Smith traces his current financial challenges to real estate investments he made about 11 years ago. He knew when he accepted his current coaching position earlier this year that the collapse of the real estate market had left him deeply in debt. The Chapter 7 petition his bankruptcy attorney filed earlier this month listed debts of up to $50 million and assets between $1 million and $10 million. This was a preliminary petition and will be followed by additional filings with more specific information about his assets and debts.
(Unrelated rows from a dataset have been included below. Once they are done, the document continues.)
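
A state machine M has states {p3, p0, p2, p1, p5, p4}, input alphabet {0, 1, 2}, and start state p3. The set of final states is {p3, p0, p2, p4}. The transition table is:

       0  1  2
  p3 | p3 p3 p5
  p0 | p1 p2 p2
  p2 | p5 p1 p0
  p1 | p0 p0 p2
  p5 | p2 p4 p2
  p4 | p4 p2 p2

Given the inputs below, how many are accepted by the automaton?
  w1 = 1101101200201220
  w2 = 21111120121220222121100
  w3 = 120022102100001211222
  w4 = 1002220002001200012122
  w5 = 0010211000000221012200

4

w1:
  start at p3
  read '1': p3 → p3
  read '1': p3 → p3
  read '0': p3 → p3
  read '1': p3 → p3
  read '1': p3 → p3
  read '0': p3 → p3
  read '1': p3 → p3
  read '2': p3 → p5
  read '0': p5 → p2
  read '0': p2 → p5
  read '2': p5 → p2
  read '0': p2 → p5
  read '1': p5 → p4
  read '2': p4 → p2
  read '2': p2 → p0
  read '0': p0 → p1
  end p1, rejected
w2:
  start at p3
  read '2': p3 → p5
  read '1': p5 → p4
  read '1': p4 → p2
  read '1': p2 → p1
  read '1': p1 → p0
  read '1': p0 → p2
  read '2': p2 → p0
  read '0': p0 → p1
  read '1': p1 → p0
  read '2': p0 → p2
  read '1': p2 → p1
  read '2': p1 → p2
  read '2': p2 → p0
  read '0': p0 → p1
  read '2': p1 → p2
  read '2': p2 → p0
  read '2': p0 → p2
  read '1': p2 → p1
  read '2': p1 → p2
  read '1': p2 → p1
  read '1': p1 → p0
  read '0': p0 → p1
  read '0': p1 → p0
  end p0, accepted
w3:
  start at p3
  read '1': p3 → p3
  read '2': p3 → p5
  read '0': p5 → p2
  read '0': p2 → p5
  read '2': p5 → p2
  read '2': p2 → p0
  read '1': p0 → p2
  read '0': p2 → p5
  read '2': p5 → p2
  read '1': p2 → p1
  read '0': p1 → p0
  read '0': p0 → p1
  read '0': p1 → p0
  read '0': p0 → p1
  read '1': p1 → p0
  read '2': p0 → p2
  read '1': p2 → p1
  read '1': p1 → p0
  read '2': p0 → p2
  read '2': p2 → p0
  read '2': p0 → p2
  end p2, accepted
w4:
  start at p3
  read '1': p3 → p3
  read '0': p3 → p3
  read '0': p3 → p3
  read '2': p3 → p5
  read '2': p5 → p2
  read '2': p2 → p0
  read '0': p0 → p1
  read '0': p1 → p0
  read '0': p0 → p1
  read '2': p1 → p2
  read '0': p2 → p5
  read '0': p5 → p2
  read '1': p2 → p1
  read '2': p1 → p2
  read '0': p2 → p5
  read '0': p5 → p2
  read '0': p2 → p5
  read '1': p5 → p4
  read '2': p4 → p2
  read '1': p2 → p1
  read '2': p1 → p2
  read '2': p2 → p0
  end p0, accepted
w5:
  start at p3
  read '0': p3 → p3
  read '0': p3 → p3
  read '1': p3 → p3
  read '0': p3 → p3
  read '2': p3 → p5
  read '1': p5 → p4
  read '1': p4 → p2
  read '0': p2 → p5
  read '0': p5 → p2
  read '0': p2 → p5
  read '0': p5 → p2
  read '0': p2 → p5
  read '0': p5 → p2
  read '2': p2 → p0
  read '2': p0 → p2
  read '1': p2 → p1
  read '0': p1 → p0
  read '1': p0 → p2
  read '2': p2 → p0
  read '2': p0 → p2
  read '0': p2 → p5
  read '0': p5 → p2
  end p2, accepted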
People who are struggling with debt frequently try to resolve their financial challenges through avenues other than bankruptcy. Some individuals attempt mortgage modification when home loan debt is an issue, or they try to negotiate with creditors. This may work for some people, but for others who need to stop wage garnishment or stop creditor harassment, filing for Chapter 7 bankruptcy may be the only solution.
Smith said that concern for the effect his financial struggles might have on his job performance and the university forced him to make the decision to file for personal bankruptcy. Smith accepts his decision to file Chapter 7 as a fresh financial start that he is not embarrassed to talk about in the media.